De novo generation of short antimicrobial peptides with simple amino acid composition

As potential therapeutic agents, antimicrobial peptides with shorter length and simpler amino acid composition can be better candidates for clinical and commercial development. Here, we attempted de novo design of short (5- to 11-residue) antimicrobial peptides with three kinds of amino acids. Amphipathic helical properties were conferred by using leucines and lysines and two tryptophan residues were positioned at the critical amphipathic interface between the hydrophilic ending side and the hydrophobic starting side. According to this specified rule, 12 model peptides were generated and their helical propensity was confirmed by circular dichroism spectroscopy. Antimicrobial and hemolytic activities were compared with those of the known 12-residue peptide agent, omiganan, which is currently under therapeutic and commercial development. Antimicrobial activities against Gram-negative and Gram-positive bacteria, including a multi-drug resistant strain, were observed for certain 7- to 11-residue models. Among them, the most potent activity was found for a 9-residue peptide (L5K2W2), although it also had severe hemolytic activity. Alternatively, an 11-residue peptide (L4K5W2) with little hemolytic activity was potentially the most useful agent, as it showed higher antibacterial activity than omiganan. These results not only suggest useful candidates for novel antibiotic development, but also provide an efficient strategy to design such peptides.

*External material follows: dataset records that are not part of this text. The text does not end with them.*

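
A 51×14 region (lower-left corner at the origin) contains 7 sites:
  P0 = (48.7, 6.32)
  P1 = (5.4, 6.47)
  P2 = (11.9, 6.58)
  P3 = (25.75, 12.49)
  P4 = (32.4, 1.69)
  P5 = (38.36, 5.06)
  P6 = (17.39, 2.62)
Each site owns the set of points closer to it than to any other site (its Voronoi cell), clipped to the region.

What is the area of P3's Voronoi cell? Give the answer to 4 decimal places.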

Research Highlights►Novel antimicrobial peptides with a short length and a simple amino acid composition were generated by a rational design. ►Amphipathic helical properties were conferred by using leucines and lysines. ►Two tryptophan residues were positioned at the critical amphipathic interface. ►Potent antimicrobial activity with little hemolytic activity was observed. ►Structural determinants of activity and selectivity were identified.